Rural Intelligence — Monday Pasta Nights Review Lead Image
Pasta Night Monday started at Troutbeck on April 8, and on the second week of this offering, it appeared that word had already gotten out. I worried the crowd might feel slim on a spring Monday off the beaten path in Amenia, but I couldn’t have been more wrong. The room buzzed with life and was filled with a range of guests that included couples, groups, and families with kids. It doesn’t hurt that most restaurants in the area are closed on Mondays, but as I quickly learned, Troutbeck’s Pasta Night is worth waiting the weekend for.
The first course is served family-style and there’s only one dessert option, so the only big decision is narrowing down the main course pasta dish. When it comes to this menu, you can’t really make a bad choice, especially since all pasta is made in-house by Executive Chef Vincent Gilberti, who grew up watching his Italian grandmother make pasta. But choosing was easier said than done.

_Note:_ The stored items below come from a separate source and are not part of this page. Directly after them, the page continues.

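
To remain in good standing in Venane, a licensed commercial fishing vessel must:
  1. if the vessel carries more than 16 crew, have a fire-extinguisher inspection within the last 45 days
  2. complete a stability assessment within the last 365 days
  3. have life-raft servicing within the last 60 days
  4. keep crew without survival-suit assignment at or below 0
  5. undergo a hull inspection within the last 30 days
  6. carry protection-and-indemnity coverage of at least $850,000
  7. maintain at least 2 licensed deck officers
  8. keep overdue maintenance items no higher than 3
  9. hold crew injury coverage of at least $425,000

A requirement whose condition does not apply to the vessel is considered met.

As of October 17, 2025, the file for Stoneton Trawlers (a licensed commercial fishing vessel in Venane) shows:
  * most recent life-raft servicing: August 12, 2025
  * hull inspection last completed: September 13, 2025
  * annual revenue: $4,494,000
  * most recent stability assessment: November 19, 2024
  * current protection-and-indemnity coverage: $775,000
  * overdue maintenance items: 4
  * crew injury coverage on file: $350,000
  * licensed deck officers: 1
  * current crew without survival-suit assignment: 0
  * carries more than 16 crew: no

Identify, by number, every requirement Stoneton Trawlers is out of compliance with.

1. condition 'carries more than 16 crew' does not hold → requirement n/a → met
2. stability assessment 332 days ago vs limit 365 → met
3. life-raft servicing 66 days ago vs limit 60 → not met
4. crew without survival-suit assignment 0 ≤ 0 → met
5. hull inspection 34 days ago vs limit 30 → not met
6. protection-and-indemnity coverage $775,000 < $850,000 → not met
7. licensed deck officers 1 < 2 → not met
8. overdue maintenance items 4 > 3 → not met
9. crew injury coverage $350,000 < $425,000 → not met
Not met: 3, 5, 6, 7, 8, 9

3, 5, 6, 7, 8, 9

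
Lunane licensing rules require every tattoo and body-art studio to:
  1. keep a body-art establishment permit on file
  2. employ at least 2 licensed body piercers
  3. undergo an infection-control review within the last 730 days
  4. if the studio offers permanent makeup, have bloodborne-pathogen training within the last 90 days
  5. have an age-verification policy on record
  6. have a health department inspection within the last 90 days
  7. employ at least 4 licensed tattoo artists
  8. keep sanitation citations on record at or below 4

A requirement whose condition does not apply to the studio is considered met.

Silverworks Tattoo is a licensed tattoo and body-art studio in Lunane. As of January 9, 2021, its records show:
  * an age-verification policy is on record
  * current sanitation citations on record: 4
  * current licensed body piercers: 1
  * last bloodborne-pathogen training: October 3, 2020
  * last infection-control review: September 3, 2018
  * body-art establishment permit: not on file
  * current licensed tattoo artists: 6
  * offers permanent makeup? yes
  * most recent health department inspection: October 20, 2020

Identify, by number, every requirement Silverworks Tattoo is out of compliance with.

1. body-art establishment permit absent → not met
2. licensed body piercers 1 < 2 → not met
3. infection-control review 859 days ago vs limit 730 → not met
4. condition 'offers permanent makeup' holds; bloodborne-pathogen training 98 days ago vs limit 90 → not met
5. age-verification policy present → met
6. health department inspection 81 days ago vs limit 90 → met
7. licensed tattoo artists 6 ≥ 4 → met
8. sanitation citations on record 4 ≤ 4 → met
Not met: 1, 2, 3, 4

1, 2, 3, 4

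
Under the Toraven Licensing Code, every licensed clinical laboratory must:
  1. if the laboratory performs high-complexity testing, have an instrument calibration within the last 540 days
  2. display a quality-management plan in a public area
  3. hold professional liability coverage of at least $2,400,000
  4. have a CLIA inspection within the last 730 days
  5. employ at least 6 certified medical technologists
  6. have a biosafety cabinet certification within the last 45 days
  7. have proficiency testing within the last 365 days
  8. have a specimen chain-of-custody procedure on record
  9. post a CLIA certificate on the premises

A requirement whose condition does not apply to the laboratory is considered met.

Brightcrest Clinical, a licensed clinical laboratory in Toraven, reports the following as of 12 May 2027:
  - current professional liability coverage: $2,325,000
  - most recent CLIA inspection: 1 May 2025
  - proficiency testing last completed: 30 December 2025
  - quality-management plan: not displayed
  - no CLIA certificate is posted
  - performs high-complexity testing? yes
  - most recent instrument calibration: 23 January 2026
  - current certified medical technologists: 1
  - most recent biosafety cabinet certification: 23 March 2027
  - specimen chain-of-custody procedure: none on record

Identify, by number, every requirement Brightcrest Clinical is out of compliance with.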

Andrew, my dining companion, barely hesitated and chose the garganelli with merguez sausage, favas, and green garlic, but I was torn. The saffron tagliolini with smoked skate cheek and ramps was compelling (local ramp season in our corner of the world is a thing), but I ultimately chose the black emmer agnolotti with wild onion, nettles, and morels.

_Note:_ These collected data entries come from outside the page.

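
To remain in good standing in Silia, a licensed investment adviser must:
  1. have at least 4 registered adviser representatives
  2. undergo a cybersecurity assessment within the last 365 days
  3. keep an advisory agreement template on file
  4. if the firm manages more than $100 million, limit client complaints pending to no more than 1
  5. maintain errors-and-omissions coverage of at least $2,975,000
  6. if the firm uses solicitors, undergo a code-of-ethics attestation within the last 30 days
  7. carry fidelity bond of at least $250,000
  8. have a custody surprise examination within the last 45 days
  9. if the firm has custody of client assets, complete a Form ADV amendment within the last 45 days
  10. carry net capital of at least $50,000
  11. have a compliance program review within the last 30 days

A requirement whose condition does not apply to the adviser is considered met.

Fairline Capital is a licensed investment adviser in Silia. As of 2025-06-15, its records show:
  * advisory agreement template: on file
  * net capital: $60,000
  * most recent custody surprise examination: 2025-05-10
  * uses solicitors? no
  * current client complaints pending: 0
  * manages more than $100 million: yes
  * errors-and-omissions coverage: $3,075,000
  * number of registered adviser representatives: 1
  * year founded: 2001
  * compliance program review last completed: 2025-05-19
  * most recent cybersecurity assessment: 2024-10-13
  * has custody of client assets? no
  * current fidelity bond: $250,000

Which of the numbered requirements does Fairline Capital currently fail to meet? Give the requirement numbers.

1. registered adviser representatives 1 < 4 → not met
2. cybersecurity assessment 245 days ago vs limit 365 → met
3. advisory agreement template present → met
4. condition 'manages more than $100 million' holds; client complaints pending 0 ≤ 1 → met
5. errors-and-omissions coverage $3,075,000 ≥ $2,975,000 → met
6. condition 'uses solicitors' does not hold → requirement n/a → met
7. fidelity bond $250,000 ≥ $250,000 → met
8. custody surprise examination 36 days ago vs limit 45 → met
9. condition 'has custody of client assets' does not hold → requirement n/a → met
10. net capital $60,000 ≥ $50,000 → met
11. compliance program review 27 days ago vs limit 30 → met
Not met: 1

1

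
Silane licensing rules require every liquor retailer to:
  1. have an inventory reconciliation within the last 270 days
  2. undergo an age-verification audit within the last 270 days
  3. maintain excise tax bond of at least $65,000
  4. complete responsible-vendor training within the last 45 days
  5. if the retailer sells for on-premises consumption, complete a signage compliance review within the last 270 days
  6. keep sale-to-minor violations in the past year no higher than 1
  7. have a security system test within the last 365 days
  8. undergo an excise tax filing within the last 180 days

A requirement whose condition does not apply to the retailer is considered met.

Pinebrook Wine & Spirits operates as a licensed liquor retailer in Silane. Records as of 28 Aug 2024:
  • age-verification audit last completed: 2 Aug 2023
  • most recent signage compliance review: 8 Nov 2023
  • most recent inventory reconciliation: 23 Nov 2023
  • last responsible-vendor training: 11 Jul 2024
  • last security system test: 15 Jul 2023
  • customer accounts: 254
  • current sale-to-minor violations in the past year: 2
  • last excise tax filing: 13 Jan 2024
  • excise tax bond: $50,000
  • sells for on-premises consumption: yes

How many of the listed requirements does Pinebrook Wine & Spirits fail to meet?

1. inventory reconciliation 279 days ago vs limit 270 → not met
2. age-verification audit 392 days ago vs limit 270 → not met
3. excise tax bond $50,000 < $65,000 → not met
4. responsible-vendor training 48 days ago vs limit 45 → not met
5. condition 'sells for on-premises consumption' holds; signage compliance review 294 days ago vs limit 270 → not met
6. sale-to-minor violations in the past year 2 > 1 → not met
7. security system test 410 days ago vs limit 365 → not met
8. excise tax filing 228 days ago vs limit 180 → not met
Not met: 8 of 8

8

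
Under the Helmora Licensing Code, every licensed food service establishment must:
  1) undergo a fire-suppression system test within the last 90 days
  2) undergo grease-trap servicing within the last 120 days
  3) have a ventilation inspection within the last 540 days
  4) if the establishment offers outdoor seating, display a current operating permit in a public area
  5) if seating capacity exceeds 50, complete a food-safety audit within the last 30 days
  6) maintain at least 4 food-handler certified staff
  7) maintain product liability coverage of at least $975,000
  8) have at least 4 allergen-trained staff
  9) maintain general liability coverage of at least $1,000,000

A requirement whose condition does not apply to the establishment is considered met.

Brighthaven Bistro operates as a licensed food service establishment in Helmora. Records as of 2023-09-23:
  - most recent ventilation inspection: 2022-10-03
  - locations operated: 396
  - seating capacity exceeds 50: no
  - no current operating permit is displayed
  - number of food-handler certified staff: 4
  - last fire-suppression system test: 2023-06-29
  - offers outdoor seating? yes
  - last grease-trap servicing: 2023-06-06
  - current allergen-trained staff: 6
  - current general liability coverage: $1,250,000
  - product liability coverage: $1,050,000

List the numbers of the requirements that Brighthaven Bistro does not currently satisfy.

4

1. fire-suppression system test 86 days ago vs limit 90 → met
2. grease-trap servicing 109 days ago vs limit 120 → met
3. ventilation inspection 355 days ago vs limit 540 → met
4. condition 'offers outdoor seating' holds; current operating permit absent → not met
5. condition 'seating capacity exceeds 50' does not hold → requirement n/a → met
6. food-handler certified staff 4 ≥ 4 → met
7. product liability coverage $1,050,000 ≥ $975,000 → met
8. allergen-trained staff 6 ≥ 4 → met
9. general liability coverage $1,250,000 ≥ $1,000,000 → met
Not met: 4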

The menu listed the items we’d receive for the first course — I thought we’d get a few bites of each — but I was unprepared for the volume of food that landed on our table. While I sat like a deer in the headlights wondering where to begin, Andrew wasted no time and tore off a huge chunk of the house-baked rosemary focaccia before I could even get a photo of it. Andrew’s raving about both the bread and the lightly whipped butter was compelling, so I joined him.

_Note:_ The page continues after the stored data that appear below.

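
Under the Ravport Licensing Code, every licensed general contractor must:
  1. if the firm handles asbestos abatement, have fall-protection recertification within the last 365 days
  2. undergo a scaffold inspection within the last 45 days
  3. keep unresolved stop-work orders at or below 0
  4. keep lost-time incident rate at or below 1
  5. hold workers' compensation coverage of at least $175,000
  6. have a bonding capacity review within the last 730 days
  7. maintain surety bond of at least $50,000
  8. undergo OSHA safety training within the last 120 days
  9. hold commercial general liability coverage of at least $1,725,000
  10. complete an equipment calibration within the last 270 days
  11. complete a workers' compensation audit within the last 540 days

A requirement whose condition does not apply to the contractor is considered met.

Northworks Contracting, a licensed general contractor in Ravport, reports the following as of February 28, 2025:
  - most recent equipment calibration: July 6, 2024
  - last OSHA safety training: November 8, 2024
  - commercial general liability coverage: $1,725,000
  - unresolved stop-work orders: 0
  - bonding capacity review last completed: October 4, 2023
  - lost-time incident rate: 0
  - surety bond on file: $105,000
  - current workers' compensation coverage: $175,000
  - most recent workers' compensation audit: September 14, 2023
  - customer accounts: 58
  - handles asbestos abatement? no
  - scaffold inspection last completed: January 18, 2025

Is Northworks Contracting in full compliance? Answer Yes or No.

Yes

1. condition 'handles asbestos abatement' does not hold → requirement n/a → met
2. scaffold inspection 41 days ago vs limit 45 → met
3. unresolved stop-work orders 0 ≤ 0 → met
4. lost-time incident rate 0 ≤ 1 → met
5. workers' compensation coverage $175,000 ≥ $175,000 → met
6. bonding capacity review 513 days ago vs limit 730 → met
7. surety bond $105,000 ≥ $50,000 → met
8. OSHA safety training 112 days ago vs limit 120 → met
9. commercial general liability coverage $1,725,000 ≥ $1,725,000 → met
10. equipment calibration 237 days ago vs limit 270 → met
11. workers' compensation audit 533 days ago vs limit 540 → met
All met.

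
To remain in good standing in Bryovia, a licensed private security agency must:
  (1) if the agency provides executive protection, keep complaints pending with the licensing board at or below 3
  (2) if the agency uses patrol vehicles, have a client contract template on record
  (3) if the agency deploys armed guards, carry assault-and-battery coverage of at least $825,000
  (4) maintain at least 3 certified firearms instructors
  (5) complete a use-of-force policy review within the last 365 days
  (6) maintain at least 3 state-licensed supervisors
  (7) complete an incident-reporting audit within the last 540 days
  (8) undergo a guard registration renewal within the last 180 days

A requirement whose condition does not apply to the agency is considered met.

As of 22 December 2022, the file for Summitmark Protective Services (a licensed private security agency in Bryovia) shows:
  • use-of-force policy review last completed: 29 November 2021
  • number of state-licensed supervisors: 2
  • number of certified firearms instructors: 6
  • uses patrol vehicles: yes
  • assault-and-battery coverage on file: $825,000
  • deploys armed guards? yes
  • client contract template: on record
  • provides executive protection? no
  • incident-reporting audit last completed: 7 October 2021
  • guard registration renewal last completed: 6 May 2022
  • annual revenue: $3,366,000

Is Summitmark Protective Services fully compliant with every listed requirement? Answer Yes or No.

No

1. condition 'provides executive protection' does not hold → requirement n/a → met
2. condition 'uses patrol vehicles' holds; client contract template present → met
3. condition 'deploys armed guards' holds; assault-and-battery coverage $825,000 ≥ $825,000 → met
4. certified firearms instructors 6 ≥ 3 → met
5. use-of-force policy review 388 days ago vs limit 365 → not met
6. state-licensed supervisors 2 < 3 → not met
7. incident-reporting audit 441 days ago vs limit 540 → met
8. guard registration renewal 230 days ago vs limit 180 → not met
Not met: 5, 6, 8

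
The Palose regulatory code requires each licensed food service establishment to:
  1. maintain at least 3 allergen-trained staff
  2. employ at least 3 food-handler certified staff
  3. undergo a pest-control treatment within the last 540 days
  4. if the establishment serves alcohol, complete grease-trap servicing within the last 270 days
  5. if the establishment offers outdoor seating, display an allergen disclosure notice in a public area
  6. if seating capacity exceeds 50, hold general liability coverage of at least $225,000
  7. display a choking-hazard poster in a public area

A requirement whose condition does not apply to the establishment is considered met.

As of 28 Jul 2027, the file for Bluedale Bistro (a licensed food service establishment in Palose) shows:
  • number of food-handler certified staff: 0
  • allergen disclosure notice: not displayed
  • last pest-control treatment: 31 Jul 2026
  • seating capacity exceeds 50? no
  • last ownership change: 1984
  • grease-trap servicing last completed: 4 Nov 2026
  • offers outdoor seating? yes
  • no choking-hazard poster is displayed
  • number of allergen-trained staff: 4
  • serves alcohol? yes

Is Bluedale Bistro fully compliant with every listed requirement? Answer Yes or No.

No

1. allergen-trained staff 4 ≥ 3 → met
2. food-handler certified staff 0 < 3 → not met
3. pest-control treatment 362 days ago vs limit 540 → met
4. condition 'serves alcohol' holds; grease-trap servicing 266 days ago vs limit 270 → met
5. condition 'offers outdoor seating' holds; allergen disclosure notice absent → not met
6. condition 'seating capacity exceeds 50' does not hold → requirement n/a → met
7. choking-hazard poster absent → not met
Not met: 2, 5, 7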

“I just dipped my bread in the butter, and if dipping butter in bread is wrong, I don’t want to be right,” I said, dipping again. In a move of solidarity, Andrew ignored his butter knife and joined me as a butter-dipping heathen before we moved on to the other four dishes on the table. (NOTE: a quick peep back at the menu let us know it wasn’t actually butter we’d been dipping our bread into — it was whipped ricotta. Our minds were blown.)
The thing about a meal like this, in a place like this, is that it’s nice having the menu handy to reference what exactly you’re eating. This is in part because the dishes are either deliberately simple — like the citrus-marinated olives — or filled with uncommon ingredients or preparations — like bagna cauda, moliterno, and carta di musica.
I could go into detail about every dish we ate — the salad full of three types of peas and edible flowers, the navy bean dip with preserved chilis — but the menu isn’t static and is based on what is available locally and what inspires Chef Vinny.
"Pasta night is $45 for adults and $25 for kids. The portions are beyond generous, and we left with a shopping bag full of leftovers. In addition to generous portions at an approachable price point, wine pairings are offered at $35 per person, making Troutbeck’s Monday Pasta Night one of the best — and most delicious — deals in the area. Dairy-free and gluten-free options are available by request."